Let's return to the question of the abscissa of (absolute) convergence of $1/F$. If $F$ has a zero at $s$, then $1/F$ has a pole at $s$, and hence $\sigma_c(f^{-1}) \geqslant \operatorname{Re} s$. This shows that $\sigma_c(f^{-1})$ and $\sigma_a(f^{-1})$ have no simple relation to $\sigma_c(f)$ and/or $\sigma_a(f)$, for if we take $\tilde{f}(n) = f(n)$ except for e.g. $n = 37$ so that the modified series has a zero at some $s$ of our choice, we have $\sigma_c(\tilde{f}) = \sigma_c(f)$ and $\sigma_a(\tilde{f}) = \sigma_a(f)$, but if $\operatorname{Re} s > \sigma_a(f^{-1})$, then $\sigma_c(\tilde{f}^{-1}) > \sigma_a(f^{-1})$.

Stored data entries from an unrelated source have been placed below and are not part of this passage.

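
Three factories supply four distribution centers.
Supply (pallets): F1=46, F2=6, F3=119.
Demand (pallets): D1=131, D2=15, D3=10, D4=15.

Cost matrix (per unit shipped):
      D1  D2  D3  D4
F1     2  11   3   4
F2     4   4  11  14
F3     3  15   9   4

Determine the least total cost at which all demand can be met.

579

An optimal shipping plan:
  F1->D1: 27 × 2 = 54
  F1->D2: 9 × 11 = 99
  F1->D3: 10 × 3 = 30
  F2->D2: 6 × 4 = 24
  F3->D1: 104 × 3 = 312
  F3->D4: 15 × 4 = 60
Total = 54 + 99 + 30 + 24 + 312 + 60 = 579.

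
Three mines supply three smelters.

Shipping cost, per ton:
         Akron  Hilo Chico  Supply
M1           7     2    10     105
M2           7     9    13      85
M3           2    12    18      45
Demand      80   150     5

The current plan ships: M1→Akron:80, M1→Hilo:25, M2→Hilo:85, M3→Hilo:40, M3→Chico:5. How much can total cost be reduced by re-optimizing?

930

Current plan cost = 80·7 + 25·2 + 85·9 + 40·12 + 5·18 = 1945.
Optimal plan:
  M1–Hilo: 105 tons
  M2–Akron: 35 tons
  M2–Hilo: 45 tons
  M2–Chico: 5 tons
  M3–Akron: 45 tons
Optimal cost = 1015.
Saving = 1945 − 1015 = 930.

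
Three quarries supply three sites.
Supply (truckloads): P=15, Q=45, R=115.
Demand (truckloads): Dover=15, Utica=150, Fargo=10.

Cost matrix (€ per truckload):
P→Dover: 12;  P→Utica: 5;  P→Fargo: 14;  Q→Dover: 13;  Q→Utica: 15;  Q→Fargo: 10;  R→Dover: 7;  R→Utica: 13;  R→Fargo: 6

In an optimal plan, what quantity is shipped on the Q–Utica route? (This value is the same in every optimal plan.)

45

Optimal shipments:
  P->Utica: 15 truckloads
  Q->Utica: 45 truckloads
  R->Dover: 15 truckloads
  R->Utica: 90 truckloads
  R->Fargo: 10 truckloads
Total cost = €2085.
So Q→Utica carries 45 truckloads.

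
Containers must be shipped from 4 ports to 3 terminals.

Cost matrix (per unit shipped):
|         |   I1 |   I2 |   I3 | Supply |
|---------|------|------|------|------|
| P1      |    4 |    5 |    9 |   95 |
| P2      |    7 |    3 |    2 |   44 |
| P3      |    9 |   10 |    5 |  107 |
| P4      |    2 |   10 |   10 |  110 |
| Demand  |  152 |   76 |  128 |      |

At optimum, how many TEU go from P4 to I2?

Optimal shipments:
  P1 to I1: 42 × 4 = 168
  P1 to I2: 53 × 5 = 265
  P2 to I2: 23 × 3 = 69
  P2 to I3: 21 × 2 = 42
  P3 to I3: 107 × 5 = 535
  P4 to I1: 110 × 2 = 220
Total cost = 1299.
The route P4→I2 is not used.

0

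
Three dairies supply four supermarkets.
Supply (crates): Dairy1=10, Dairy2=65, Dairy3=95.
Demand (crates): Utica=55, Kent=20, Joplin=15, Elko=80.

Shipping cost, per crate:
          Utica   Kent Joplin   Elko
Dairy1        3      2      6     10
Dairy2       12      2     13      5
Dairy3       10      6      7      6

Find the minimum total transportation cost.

Optimal allocation:
  Dairy1 to Utica: 10 × 3 = 30
  Dairy2 to Kent: 20 × 2 = 40
  Dairy2 to Elko: 45 × 5 = 225
  Dairy3 to Utica: 45 × 10 = 450
  Dairy3 to Joplin: 15 × 7 = 105
  Dairy3 to Elko: 35 × 6 = 210
Total = 30 + 40 + 225 + 450 + 105 + 210 = 1060.
(Supply check: Dairy1 ships 10; Dairy2 ships 65; Dairy3 ships 95.)

1060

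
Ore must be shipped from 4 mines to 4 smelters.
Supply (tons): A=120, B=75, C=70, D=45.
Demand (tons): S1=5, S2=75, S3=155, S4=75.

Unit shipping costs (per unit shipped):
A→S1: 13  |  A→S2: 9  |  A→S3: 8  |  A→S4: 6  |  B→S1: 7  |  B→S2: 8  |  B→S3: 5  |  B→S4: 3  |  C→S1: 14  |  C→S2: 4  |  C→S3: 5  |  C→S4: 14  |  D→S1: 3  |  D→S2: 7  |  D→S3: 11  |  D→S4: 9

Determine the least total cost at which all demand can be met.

A cheapest plan:
  A–S3: 120 × 8 = 960
  B–S4: 75 × 3 = 225
  C–S2: 35 × 4 = 140
  C–S3: 35 × 5 = 175
  D–S1: 5 × 3 = 15
  D–S2: 40 × 7 = 280
Total = 960 + 225 + 140 + 175 + 15 + 280 = 1795.

1795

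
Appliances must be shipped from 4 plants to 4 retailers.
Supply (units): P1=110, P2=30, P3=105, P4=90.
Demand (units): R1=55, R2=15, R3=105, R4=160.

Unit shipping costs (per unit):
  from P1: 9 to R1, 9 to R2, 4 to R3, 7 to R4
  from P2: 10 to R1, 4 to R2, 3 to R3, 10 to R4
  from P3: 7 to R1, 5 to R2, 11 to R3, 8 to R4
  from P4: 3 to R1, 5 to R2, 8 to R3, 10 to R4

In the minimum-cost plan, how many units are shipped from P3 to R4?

Optimal shipments:
  P1→R3: 75 × 4 = 300
  P1→R4: 35 × 7 = 245
  P2→R3: 30 × 3 = 90
  P3→R4: 105 × 8 = 840
  P4→R1: 55 × 3 = 165
  P4→R2: 15 × 5 = 75
  P4→R4: 20 × 10 = 200
Total cost = 1915.
So P3→R4 carries 105 units.

105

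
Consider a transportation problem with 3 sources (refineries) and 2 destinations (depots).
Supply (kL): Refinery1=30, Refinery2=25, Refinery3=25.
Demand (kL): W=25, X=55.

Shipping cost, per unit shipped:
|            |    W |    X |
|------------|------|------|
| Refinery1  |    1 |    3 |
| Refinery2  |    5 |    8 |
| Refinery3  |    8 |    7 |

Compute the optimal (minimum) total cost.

390

One minimum-cost allocation:
  Refinery1->X: 30 × 3 = 90
  Refinery2->W: 25 × 5 = 125
  Refinery3->X: 25 × 7 = 175
Total = 90 + 125 + 175 = 390.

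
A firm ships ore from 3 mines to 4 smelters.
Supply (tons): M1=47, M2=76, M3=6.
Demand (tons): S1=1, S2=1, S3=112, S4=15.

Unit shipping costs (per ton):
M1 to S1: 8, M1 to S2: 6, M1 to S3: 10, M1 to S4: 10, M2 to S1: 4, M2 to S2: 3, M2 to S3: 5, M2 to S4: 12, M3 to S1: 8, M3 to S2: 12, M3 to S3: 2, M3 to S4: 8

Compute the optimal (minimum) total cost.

856

An optimal shipping plan:
  M1 to S1: 1 × 8 = 8
  M1 to S2: 1 × 6 = 6
  M1 to S3: 30 × 10 = 300
  M1 to S4: 15 × 10 = 150
  M2 to S3: 76 × 5 = 380
  M3 to S3: 6 × 2 = 12
Total = 8 + 6 + 300 + 150 + 380 + 12 = 856.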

I don't know if $\sigma_0 \geqslant \sigma_a(f)$ and $F(s) \neq 0$ for $\operatorname{Re} s > \sigma_0$ is sufficient to have $\sigma_a(f^{-1}) \leqslant \sigma_0$. A sufficient condition for $\sigma_a(f^{-1}) \leqslant \sigma_1$ is that
$$\sum_{n = 2}^{\infty} \frac{\lvert f(n)\rvert}{n^{\sigma}} < \lvert f(1)\rvert \tag{$\ast$}$$
for $\sigma > \sigma_1$. Then for $\operatorname{Re} s > \sigma_1$ we can expand the geometric series
$$\frac{1}{f(1) + \sum_{n = 2}^{\infty} f(n)n^{-s}} = \frac{1}{f(1)}\cdot \frac{1}{1 + f(1)^{-1}\sum_{n = 2}^{\infty} f(n)n^{-s}} = \sum_{k = 0}^{\infty} \frac{(-1)^k}{f(1)^{k+1}}\Biggl(\sum_{n = 2}^{\infty} \frac{f(n)}{n^s}\Biggr)^k,$$
and since $(\ast)$ guarantees that
$$\sum_{k = 0}^{\infty} \frac{1}{\lvert f(1)\rvert^{k+1}}\Biggl(\sum_{n = 2}^{\infty} \frac{\lvert f(n)\rvert}{n^{\operatorname{Re} s}}\Biggr)^k < +\infty,$$
we can rearrange and group as we please, so we find a Dirichlet series
$$\sum_{n = 1}^{\infty} \frac{g(n)}{n^s}$$
that represents $1/F$ and is absolutely convergent for $\sigma > \sigma_1$. By the uniqueness theorem for Dirichlet series or by analysing the expression for $g(n)$, we then find $g(n) = f^{-1}(n)$ for all $n$.
Note that the Taylor series of $\log (1+z)$ gives another argument that $G(s) = \log F(s)$ has an absolutely convergent Dirichlet series for $\sigma > \sigma_1$.
However, in general we must expect
$$\sigma_1 > \inf \: \{ \sigma > \sigma_a(f) : F(s) \neq 0 \text{ if } \operatorname{Re} s > \sigma \},$$
so there remains a gap between what I can prove now and what Apostol's theorem asserts.